Fortunately Terra Nihilus which opened last week at the Maddox Art Gallery, displays such a high quality of work that each contributor succeeds in adding another intriguing layer to this artistic visualization of No Man's Land. Banishing clichéd trenches and white rooms, the inspiring diversity of style and medium pushes the viewer to consider the central theme in new ways.
The only photographer in the group show, Daniel Gustav Cramer, offers an intangible forest triptych. The images scream with detail but are relentlessly still. Everything and nothing balance in a moment of completeness.
Temsuyanger Longkumer has taken the most literal translation of Terra Nihilus, originally used by Europeans to refer to Australia, when they believed that the resident indigenous people were not, in fact, human. Born in Nagaland state in India, Longkumer's own tribal people suffered from a similar British conceit. His striking video installation, 'Portrait of a dance' projects a traditional Naga tribal dance onto the floor inviting the viewer to step into the shadows and partake in the dance. Although it is touted as 'playful', for me the work is tinged with sadness. The infinite repetition of identical motions is beautiful but ultimately going nowhere, like life-cycle that never alters regardless of who is dancing the steps.
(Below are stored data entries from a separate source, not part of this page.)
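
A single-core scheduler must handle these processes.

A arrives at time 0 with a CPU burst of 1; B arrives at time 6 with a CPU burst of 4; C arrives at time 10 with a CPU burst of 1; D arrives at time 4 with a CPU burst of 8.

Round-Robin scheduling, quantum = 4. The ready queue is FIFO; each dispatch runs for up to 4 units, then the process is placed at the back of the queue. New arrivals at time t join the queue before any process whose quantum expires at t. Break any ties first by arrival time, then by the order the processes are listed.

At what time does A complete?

Schedule: | A 0-1 | idle 1-4 | D 4-8 | B 8-12 | D 12-16 | C 16-17 |
Completion: A=1  B=12  C=17  D=16
Turnaround (C−A): A=1  B=6  C=7  D=12

1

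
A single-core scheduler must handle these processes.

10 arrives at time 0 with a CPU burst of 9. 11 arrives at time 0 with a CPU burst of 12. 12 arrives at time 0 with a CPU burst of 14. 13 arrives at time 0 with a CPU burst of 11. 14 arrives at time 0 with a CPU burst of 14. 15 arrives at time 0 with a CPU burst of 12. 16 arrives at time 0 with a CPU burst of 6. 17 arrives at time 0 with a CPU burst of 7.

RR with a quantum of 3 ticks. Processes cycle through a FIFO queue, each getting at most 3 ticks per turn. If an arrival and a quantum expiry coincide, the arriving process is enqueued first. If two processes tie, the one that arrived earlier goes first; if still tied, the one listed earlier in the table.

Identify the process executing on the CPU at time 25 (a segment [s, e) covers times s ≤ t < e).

10

Gantt: | 10 0-3 | 11 3-6 | 12 6-9 | 13 9-12 | 14 12-15 | 15 15-18 | 16 18-21 | 17 21-24 | 10 24-27 | 11 27-30 | 12 30-33 | 13 33-36 | 14 36-39 | 15 39-42 | 16 42-45 | 17 45-48 | 10 48-51 | 11 51-54 | 12 54-57 | 13 57-60 | 14 60-63 | 15 63-66 | 17 66-67 | 11 67-70 | 12 70-73 | 13 73-75 | 14 75-78 | 15 78-81 | 12 81-83 | 14 83-85 |
Completion: 10=51  11=70  12=83  13=75  14=85  15=81  16=45  17=67
Turnaround (C−A): 10=51  11=70  12=83  13=75  14=85  15=81  16=45  17=67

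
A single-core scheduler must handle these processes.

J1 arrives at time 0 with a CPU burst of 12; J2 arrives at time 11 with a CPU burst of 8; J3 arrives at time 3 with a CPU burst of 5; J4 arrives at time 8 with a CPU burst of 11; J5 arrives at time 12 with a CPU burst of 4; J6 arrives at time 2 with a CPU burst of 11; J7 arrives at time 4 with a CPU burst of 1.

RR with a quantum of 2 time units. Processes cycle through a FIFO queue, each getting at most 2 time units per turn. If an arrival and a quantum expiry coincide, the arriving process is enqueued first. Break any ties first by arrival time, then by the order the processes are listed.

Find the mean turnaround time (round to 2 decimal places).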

My highlight of the exhibit was when fairytale horrors met modern tabloid sensationalism in the simultaneously comic and unnerving pieces of Chris Roantree and Emma Simpson. Inspired by the Hindu Upanishad arcane text, the Bhuttman series, drawn and sculpted by Roantree and Simpson respectively, plays with the riddle of telling a sacrosanct tale that cannot be told. Placed in scenes of sci-fi esq. horror, the animals of childhood cartoons like Charlotte's Web and Animal Farm, are helpless observers to the inevitable spread of this adult bogey man. In a playful realization of this all-seeing entity, as he spreads, the Bhuttman infects everything with ever multiplying eyes. The stuff of fantasy and nightmare tied into one, neither good nor bad, just resoundingly omnipresent.
Contrastingly, some of Hugo Wilson's work is almost uncomfortably realistic. Central in the gallery space are three sculptures exploring the scientific explanation of what happens to the human heart when it hyper-ventilates. By injecting resin into the heart's ventricles, Wilson has captured the area between the muscles, the negative space. The glossy, hard surfaces of the structures give them a deadening quality, a stark reminder of the ubiquity of human mortality. This plays well against Wilson's animal drawings which appear conceptually ridiculous, but so real you want to touch them.
All the artists involved in Terra Nihilus have interpreted No Man's Land as a somehow communal space or sensation. Unusually perhaps, whilst each artist has represented their subject in a very individual manner, they have each chosen to do so by recognising how it is the universality of experiences that ultimately creates a neutral equality.